Machine Learning Tailors Training to the Student
Most training and learning systems today follow the same basic model developed a century and a half ago when the British pioneered industrial-scale education to produce a literate working class. With one teacher and a large group of students, instructors must focus on the ones in the middle. While the weakest in the class may drop out, the most talented are slowed down and forced to be average. Machine learning could change all that.
Training systems today can capture individual performance characteristics and, with the help of data analytics, identify strengths and weaknesses so training can be tailored on the fly to match the specific needs and requirements of each individual student.
“You don’t want to present each learner with the same experience, with the same knowledge,” explains Luke DeVore, business development director at Design Interactive of Orlando, Fla., a human-centered design firm with a focus on training. “Some people have different starting points. They have different backgrounds that allow them to progress more quickly. Or they might move more slowly through certain sections.”
Daniel Serfaty, founder of the human-centered engineering firm Aptima and a pioneer in simulation science, says the ability to tailor individual training for each individual to the individual is the next great step in the evolution of one of training technology, made possible by the advent of affordable artificial intelligence (AI).

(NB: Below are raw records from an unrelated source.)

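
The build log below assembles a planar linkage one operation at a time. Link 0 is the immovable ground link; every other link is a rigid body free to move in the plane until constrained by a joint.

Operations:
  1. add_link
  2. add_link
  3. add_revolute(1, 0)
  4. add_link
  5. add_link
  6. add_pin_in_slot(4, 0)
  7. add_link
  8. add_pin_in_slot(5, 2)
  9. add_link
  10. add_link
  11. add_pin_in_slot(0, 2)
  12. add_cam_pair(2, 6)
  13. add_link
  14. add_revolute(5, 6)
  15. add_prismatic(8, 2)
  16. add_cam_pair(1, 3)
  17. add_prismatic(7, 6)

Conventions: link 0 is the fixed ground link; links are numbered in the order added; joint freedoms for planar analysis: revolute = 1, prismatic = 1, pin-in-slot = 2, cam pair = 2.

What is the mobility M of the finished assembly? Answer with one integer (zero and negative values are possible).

link 0 = ground. State L|J1|J2 = 1|0|0
+link1  2|0|0
+link2  3|0|0
R(1,0) f=1→J1  3|1|0
+link3  4|1|0
+link4  5|1|0
PS(4,0) f=2→J2  5|1|1
+link5  6|1|1
PS(5,2) f=2→J2  6|1|2
+link6  7|1|2
+link7  8|1|2
PS(0,2) f=2→J2  8|1|3
C(2,6) f=2→J2  8|1|4
+link8  9|1|4
R(5,6) f=1→J1  9|2|4
P(8,2) f=1→J1  9|3|4
C(1,3) f=2→J2  9|3|5
P(7,6) f=1→J1  9|4|5
M = 3(9−1)−2·4−5 = 24−8−5 = 11

M = 11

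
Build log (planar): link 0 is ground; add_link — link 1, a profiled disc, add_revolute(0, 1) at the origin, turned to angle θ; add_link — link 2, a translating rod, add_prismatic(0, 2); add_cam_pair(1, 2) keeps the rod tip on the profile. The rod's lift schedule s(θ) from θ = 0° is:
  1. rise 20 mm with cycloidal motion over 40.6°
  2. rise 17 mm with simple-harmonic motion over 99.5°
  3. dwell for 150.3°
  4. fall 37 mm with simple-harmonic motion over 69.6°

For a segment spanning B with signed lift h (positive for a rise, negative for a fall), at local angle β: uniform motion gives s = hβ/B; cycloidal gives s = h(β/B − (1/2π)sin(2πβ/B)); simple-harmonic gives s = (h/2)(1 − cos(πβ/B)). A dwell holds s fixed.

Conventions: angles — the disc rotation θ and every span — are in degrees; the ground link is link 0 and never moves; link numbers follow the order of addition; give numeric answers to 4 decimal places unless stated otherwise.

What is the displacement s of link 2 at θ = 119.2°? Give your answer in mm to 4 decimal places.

seg 1 [0°–40.6°] cycloidal, h=20: full span → s += 20 → s = 20.0000
seg 2 [40.6°–140.1°] simple-harmonic, h=17: θ=119.2° here. β=78.6, B=99.5. 17/2·(1 − cos(π·0.7899)) = 15.2155 → s = 35.2155

35.2155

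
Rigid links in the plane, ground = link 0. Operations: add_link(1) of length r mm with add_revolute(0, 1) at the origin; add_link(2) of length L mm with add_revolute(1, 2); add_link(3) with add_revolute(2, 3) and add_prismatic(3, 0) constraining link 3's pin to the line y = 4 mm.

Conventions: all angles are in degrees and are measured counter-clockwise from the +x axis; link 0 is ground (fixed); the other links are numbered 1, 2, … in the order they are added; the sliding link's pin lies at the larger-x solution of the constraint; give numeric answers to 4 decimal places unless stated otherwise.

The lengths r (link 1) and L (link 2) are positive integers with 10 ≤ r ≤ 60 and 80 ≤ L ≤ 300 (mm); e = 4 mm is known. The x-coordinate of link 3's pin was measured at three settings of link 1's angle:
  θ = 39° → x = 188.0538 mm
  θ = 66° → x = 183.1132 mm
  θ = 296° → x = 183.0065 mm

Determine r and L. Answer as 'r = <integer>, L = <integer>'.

constraint per measurement: (x − r cos θ)² + (r sin θ − e)² = L²
subtracting the θ₁ and θ₂ equations cancels the r² and L² terms:
r = (x₁² − x₂²) / (2[(x₁cos θ₁ + e sin θ₁) − (x₂cos θ₂ + e sin θ₂)]) = 13.0001 → r = 13
L² = (x₁ − r cos θ₁)² + (r sin θ₁ − e)² = 31684.0058 → L = 178.0000 → L = 178
check at θ₃=296°: x = 183.0065 (printed 183.0065) ✓

r = 13, L = 178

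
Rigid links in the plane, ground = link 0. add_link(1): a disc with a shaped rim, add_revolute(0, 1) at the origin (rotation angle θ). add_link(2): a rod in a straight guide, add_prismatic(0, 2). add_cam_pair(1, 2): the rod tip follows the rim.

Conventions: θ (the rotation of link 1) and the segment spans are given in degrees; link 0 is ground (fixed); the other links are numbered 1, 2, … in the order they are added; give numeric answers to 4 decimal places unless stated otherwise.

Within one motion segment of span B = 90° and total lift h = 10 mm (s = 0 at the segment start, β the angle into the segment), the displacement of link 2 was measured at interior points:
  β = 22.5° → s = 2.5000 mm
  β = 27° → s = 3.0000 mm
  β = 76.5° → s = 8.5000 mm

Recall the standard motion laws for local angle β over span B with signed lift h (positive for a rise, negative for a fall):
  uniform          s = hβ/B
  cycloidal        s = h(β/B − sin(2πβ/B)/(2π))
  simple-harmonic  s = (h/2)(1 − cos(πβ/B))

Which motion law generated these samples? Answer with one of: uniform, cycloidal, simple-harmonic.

candidates at β/B = r: uniform s = h·r (linear in β); cycloidal s = h·(r − sin(2πr)/(2π)); simple-harmonic s = (h/2)(1 − cos(πr))
β=22.5°: printed 2.5000 | uniform 2.5000, cycloidal 0.9085, simple-harmonic 1.4645
β=27°: printed 3.0000 | uniform 3.0000, cycloidal 1.4863, simple-harmonic 2.0611
β=76.5°: printed 8.5000 | uniform 8.5000, cycloidal 9.7876, simple-harmonic 9.4550
only one law matches every sample → uniform

uniform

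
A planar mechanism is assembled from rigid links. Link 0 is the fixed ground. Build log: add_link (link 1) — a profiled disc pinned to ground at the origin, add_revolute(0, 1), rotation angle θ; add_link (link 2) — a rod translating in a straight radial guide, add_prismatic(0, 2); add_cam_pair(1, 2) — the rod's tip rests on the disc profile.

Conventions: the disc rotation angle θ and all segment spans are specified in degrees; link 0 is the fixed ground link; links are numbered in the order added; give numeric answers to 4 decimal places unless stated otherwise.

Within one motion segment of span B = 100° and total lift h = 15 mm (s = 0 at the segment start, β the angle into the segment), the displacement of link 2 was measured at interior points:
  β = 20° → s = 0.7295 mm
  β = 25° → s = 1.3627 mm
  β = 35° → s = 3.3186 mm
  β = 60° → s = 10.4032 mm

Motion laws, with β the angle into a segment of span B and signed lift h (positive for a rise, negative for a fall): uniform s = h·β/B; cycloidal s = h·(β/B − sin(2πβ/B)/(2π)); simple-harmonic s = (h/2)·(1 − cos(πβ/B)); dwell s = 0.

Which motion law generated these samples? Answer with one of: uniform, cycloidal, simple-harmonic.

candidates at β/B = r: uniform s = h·r (linear in β); cycloidal s = h·(r − sin(2πr)/(2π)); simple-harmonic s = (h/2)(1 − cos(πr))
β=20°: printed 0.7295 | uniform 3.0000, cycloidal 0.7295, simple-harmonic 1.4324
β=25°: printed 1.3627 | uniform 3.7500, cycloidal 1.3627, simple-harmonic 2.1967
β=35°: printed 3.3186 | uniform 5.2500, cycloidal 3.3186, simple-harmonic 4.0951
β=60°: printed 10.4032 | uniform 9.0000, cycloidal 10.4032, simple-harmonic 9.8176
only one law matches every sample → cycloidal

cycloidal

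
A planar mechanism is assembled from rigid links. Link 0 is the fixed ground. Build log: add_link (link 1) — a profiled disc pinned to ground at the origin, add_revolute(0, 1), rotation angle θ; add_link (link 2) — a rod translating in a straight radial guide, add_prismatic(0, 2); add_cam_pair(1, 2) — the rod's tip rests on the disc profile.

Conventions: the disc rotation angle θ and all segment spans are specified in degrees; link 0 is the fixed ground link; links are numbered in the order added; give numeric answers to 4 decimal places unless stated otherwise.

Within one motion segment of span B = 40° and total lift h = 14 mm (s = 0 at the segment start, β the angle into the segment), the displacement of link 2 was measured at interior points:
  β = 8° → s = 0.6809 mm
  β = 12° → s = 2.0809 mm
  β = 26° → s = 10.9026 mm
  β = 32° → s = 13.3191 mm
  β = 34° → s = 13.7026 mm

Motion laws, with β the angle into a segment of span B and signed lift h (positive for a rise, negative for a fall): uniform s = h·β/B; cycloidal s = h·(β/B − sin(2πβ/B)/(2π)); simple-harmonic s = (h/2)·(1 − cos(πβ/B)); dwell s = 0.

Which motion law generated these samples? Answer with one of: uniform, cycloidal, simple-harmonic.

candidates at β/B = r: uniform s = h·r (linear in β); cycloidal s = h·(r − sin(2πr)/(2π)); simple-harmonic s = (h/2)(1 − cos(πr))
β=8°: printed 0.6809 | uniform 2.8000, cycloidal 0.6809, simple-harmonic 1.3369
β=12°: printed 2.0809 | uniform 4.2000, cycloidal 2.0809, simple-harmonic 2.8855
β=26°: printed 10.9026 | uniform 9.1000, cycloidal 10.9026, simple-harmonic 10.1779
β=32°: printed 13.3191 | uniform 11.2000, cycloidal 13.3191, simple-harmonic 12.6631
β=34°: printed 13.7026 | uniform 11.9000, cycloidal 13.7026, simple-harmonic 13.2370
only one law matches every sample → cycloidal

cycloidal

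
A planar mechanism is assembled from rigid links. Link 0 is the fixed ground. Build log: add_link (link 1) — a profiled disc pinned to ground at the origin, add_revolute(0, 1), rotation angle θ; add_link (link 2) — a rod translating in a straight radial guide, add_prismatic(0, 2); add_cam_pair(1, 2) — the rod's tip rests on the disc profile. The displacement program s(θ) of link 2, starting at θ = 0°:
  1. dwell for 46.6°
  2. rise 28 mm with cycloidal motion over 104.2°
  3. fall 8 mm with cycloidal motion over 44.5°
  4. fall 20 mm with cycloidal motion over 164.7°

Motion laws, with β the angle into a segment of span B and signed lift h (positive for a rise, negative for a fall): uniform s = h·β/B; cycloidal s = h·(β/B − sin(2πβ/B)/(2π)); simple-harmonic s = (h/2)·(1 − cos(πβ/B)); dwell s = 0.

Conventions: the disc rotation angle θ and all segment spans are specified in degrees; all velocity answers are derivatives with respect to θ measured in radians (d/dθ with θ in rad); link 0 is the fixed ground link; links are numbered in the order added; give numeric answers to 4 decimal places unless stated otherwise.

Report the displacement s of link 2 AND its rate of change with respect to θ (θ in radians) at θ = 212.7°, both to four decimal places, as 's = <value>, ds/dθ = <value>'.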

AI can be used first to analyze individual performance and later to tune training to trainees’ specific weaknesses. Eventually, he and others say, AI will enable everyone to have a personal learning partner to enhance on-the-job performance.
“As the gap between our capabilities and those of our [rivals] gets closer,” Serfaty told military training leaders in December, “I believe the last frontier in which America and its allies can still have an advantage over our adversaries, is human performance.” To achieve that, he added, America must “take learning to the next level.”
It’s well established that different people learn at different rates. Yet today’s training systems aren’t built with that in mind.
“We have to develop technologies that enable us to adapt and personalize the training so that we can tailor that training to the individual,” Serfaty said. This, he added, is the “low-hanging fruit” in the race to leverage machine learning in training technology.
Using machine learning to identify the weaknesses of human performance – and then help them overcome those weaknesses by adapting the performance intervention to the correct level of knowledge and skill – is more than an ironic twist. “Making sure weaknesses are identified early in the training is a much better way to ensure that training results are more effective and more efficient,” says Dr. Denise Rose Stevens, chief learning officer and director at General Dynamics Information Technology. “Machine learning helps us better understand how each individual trainee learns and performs, so that the proper skill levels are reinforced and mastered before moving on to the next block of instruction. If needed, we can anticipate additional training that might be required depending on the learner’s current performance.”
Indeed, Serfaty sees a future in which every person has a personal electronic learning record stored in the cloud, which can aid in continuing professional learning and development throughout each person’s career – even when they change jobs and employers. “In that record is the entire story of what we’ve learned, not just at school but also at work,” he said. “Imagine that we can use this electronic learning record as a GPS, not just a map, but something that tells you where you are, where you’ve got to go, and that suggests [the best ways] to get from one place to another.”
Design Interactive is already applying machine learning to training through its ScreenAdapt system, which a Window-based training application for x-ray images. ScreenAdapt presents trainees with images, then uses an infrared eye-tracking sensor to follow their eye movements as trainees study those images. By tracking users’ ability to identify areas of concern within an image – and also identify when trainees fail to scan the entire image – the system provides invaluable personalized feedback to both trainees and instructors.
The system was developed with the help of a federal small-business innovative research (SBIR) grant.
Judging the image correctly is “just a behavioral metric,” said DeVore, of Design Interactive. Adding eye-tracking takes things a step further: “It doesn’t just know whether you identified a threat or not, but also where you looked, what your scan pattern was, what you fixated on.” Errors are classified either as a failure to scan, a failure to detect or a failure to recognize.
“The scan error is simple,” DeVore explained. “It’s ‘hey, you just didn’t look in the top left quadrant for whatever reason.’ A detection error is based off the gaze indication – so you looked there, but you just didn’t detect anything. Then a recognition error would be, ‘hey, you looked there, you had a significant fixation, but you just failed to recognize that it was, in fact, contraband.’”
The ScreenAdapt then uses that feedback to select which images to present in the future, so trainees spend their time learning to overcome their weaknesses rather than practicing tasks they’re already good at. “So if you’re already really good at identifying problems in the lower right quadrant, then you’re not going to get many of those images,” DeVore said. But if you’re having a hard time with something else, “then that’s what it’s going to give you.”
The same technology is applicable in medicine – scanning medical x-rays, mammograms and other medical scans – as well as geospatial image analysis, material quality control (such as reviewing welds for cracks) and a host of other applications.
“Medicine is something we’re really interested in,” DaVore said. “We’ve spoken with a lot of radiologists and they’ve said there’s a real difference between the way a novice will scan a medical image versus an experienced performer. And there are lots of errors that occur when novices are performing versus [experienced ones]. So we definitely think our solution can accelerate the training process.”